聖書の解釈 - 聖書を読む人のための手引き |
聖書は、一冊の本に見えても、実際には73冊の書を集めている「図書館」のような書物なのです。聖書の中に入っている一番古い文章は、紀元前10世紀に書かれたものです。一番遅い段階で書かれた文書は、西暦1世紀のものです。つまり、聖書全体は、千年以上の間に作成されて、非常に多くの人によって書かれた文書、しかも、複数の言語(ヘブライ語、アラム語、ギリシア語)で、様々な所で、様々な政治的や経済的な状況において書かれたものです。聖書において、歴史的な物語やたとえ話、預言的や黙示的、また、詩的な表現形式とその他の文学類型が使われています。
◎ 神の作品
それほど多くの相違を持っている書物が、なぜ、一つの聖書になっているのでしょうか。それは、聖書に含まれているすべての書物に一つの重要な共通点があるからです。この共通点とは、共通の作者、つまり、神ご自身なのです。実は、聖書が他のすべての書物と違って聖なる書であるのは、そのためなのです。勿論、神が聖書の作者であるとは、神ご自身が文書を書かれたということではありません。553年にコンスタンチノープルで開かれた公会議の中で、教会は次のように教えました。「尊き母なる教会は、旧約および新約の全部の書をそのすべての部分を含めて、使徒的信仰に基づき、聖なるもの、正典であるとしています。なぜならそれらの書は、聖霊の霊感によって書かれ、神を作者とし、またそのようなものとして、教会に伝えられているからです」(第2コンスタンチノープル公会議)。
◎ 人間の作品
第2バチカン公会議の公文書の中でカトリック教会は、聖書が聖霊の霊感によって書かれたことを次のように説明します。「神は聖書を作り上げるにあたってはある人々を選び、彼らの才能と能力を利用しつつ採用したのである。こうして、神が彼らのうちで彼らを通して働くことによって、彼らは真の作者として、神が欲することのすべてを、またそれだけを、書き物によって伝えたのである」(『啓示憲章』11)。要するに、神は主な作者であっても、唯一の作者ではありません。言われた言葉をのみ書き記す秘書のようではなく、神から受けた啓示を、個人の才能と能力に応じて自分の言葉で文書を書いた人間である聖書記者も真の作者です。そのために、聖書の言葉は、神が伝えたいと望まれたことだけではなく、文書を書いた人の性格や趣味、また、その人の知識や世界観、また、当時の常識や、考え方などを表しているわけです。
◎ 人間の言葉となられた神の言葉
神の作品である聖書は、同時に人間の作品でもあるとは、大きな神秘です。実は、この神秘は、イエス・キリストが真の神であり、真の人間であるという神秘と同じです。この神秘について教会は、次のように教えています。
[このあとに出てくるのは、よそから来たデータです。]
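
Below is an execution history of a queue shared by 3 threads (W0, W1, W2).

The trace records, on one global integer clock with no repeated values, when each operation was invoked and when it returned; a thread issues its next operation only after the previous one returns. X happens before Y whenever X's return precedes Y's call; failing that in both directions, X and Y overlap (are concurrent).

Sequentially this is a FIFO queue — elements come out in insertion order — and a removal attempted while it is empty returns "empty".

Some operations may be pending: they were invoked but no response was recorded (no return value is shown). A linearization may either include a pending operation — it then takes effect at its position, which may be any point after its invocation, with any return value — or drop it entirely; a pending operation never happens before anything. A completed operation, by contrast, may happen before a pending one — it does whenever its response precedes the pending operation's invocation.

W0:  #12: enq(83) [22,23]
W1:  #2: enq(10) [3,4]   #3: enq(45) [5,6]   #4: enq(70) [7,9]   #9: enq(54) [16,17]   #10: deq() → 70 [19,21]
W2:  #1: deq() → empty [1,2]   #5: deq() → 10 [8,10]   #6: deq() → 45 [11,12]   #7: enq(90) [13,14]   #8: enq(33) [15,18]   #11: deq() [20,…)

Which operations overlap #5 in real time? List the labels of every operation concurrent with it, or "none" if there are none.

#4

#5 runs from 8 to 10; window-overlapping ops are concurrent
#1 [1,2]: before
#2 [3,4]: before
#3 [5,6]: before
#4 [7,9]: concurrent
#6 [11,12]: after
#7 [13,14]: after
#8 [15,18]: after
#9 [16,17]: after
#10 [19,21]: after
#11 [20,…): after
#12 [22,23]: after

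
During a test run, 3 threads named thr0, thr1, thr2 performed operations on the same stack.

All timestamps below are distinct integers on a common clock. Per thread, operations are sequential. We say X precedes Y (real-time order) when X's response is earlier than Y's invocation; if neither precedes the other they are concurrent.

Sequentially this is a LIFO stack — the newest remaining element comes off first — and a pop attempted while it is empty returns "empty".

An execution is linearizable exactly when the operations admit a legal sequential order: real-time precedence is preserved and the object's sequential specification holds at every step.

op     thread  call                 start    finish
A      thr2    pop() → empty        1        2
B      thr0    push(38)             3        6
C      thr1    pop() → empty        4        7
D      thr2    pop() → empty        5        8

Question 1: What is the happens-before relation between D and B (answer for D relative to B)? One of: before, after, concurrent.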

「かつて永遠なる父のみことばが人間の弱さをまとった肉を受け取って人間と同じようなものになったのと同様に、神のことばは人間の言語で表現されて人間のことばと同じようなものにされた」(『啓示憲章』13)と。イエス・キリストは、罪を除いて他の人と同じ人間になったように、聖書において神の言葉は、誤りを除いて人間の言葉と同じものになったのです。言い換えれば、人間の言葉となった神の言葉は、真理を誤ることなく伝えているということです。それについて、カトリック教会のカテキズムに次のように書かれています。「霊感によって書かれた書は、真理を教えます」(カテキズム107)。また、「神の啓示に関する教義憲章」には、次のように書かれています。「それゆえ、霊感を受けた作者すなわち聖書記者たちが主張していることはすべて、聖霊によって主張されているとしなければならない。したがって、聖書は、神がわれわれの救いのために聖なる書として書き留められることを欲した真理を堅固に忠実に誤りなく教えるものと公言しなければならない」(『啓示憲章』13)。
◎ 救いのための真理
聖書を正しく理解するために、少なくとも、聖書に対して根拠のない期待を持たないために、聖書が誤りなく伝えている真理の特徴を意識しなければならないのです。それは、私たちが、自分の救いのために必要としている真理なのです。言い換えれば、私たちが聖書を読むのは、天文学や物理学、また、医学の範囲に入っている事実、また、歴史的な出来事に関する事実を知るためではありません。なぜなら、そのような知識は、救いの恵みを受けるために必要ではないからです。考えて見れば、優れた学者になって、世界の構成や人間の体の構成を知るようになっても、人生の目的やその意義、また、正しい生き方を知らない可能性、また、実際に正しく生きていない可能性があるでしょう。逆に、難しい科学を知らなくても、正しく、つまり、創造主である神の意志と同時に、人間の本質に沿って、人間らしく生きることが可能です。聖書においては、このような真理、つまり、創造主である神が人間のために定めた目的に向かって歩むために必要な真理のみを見出すことができるのです。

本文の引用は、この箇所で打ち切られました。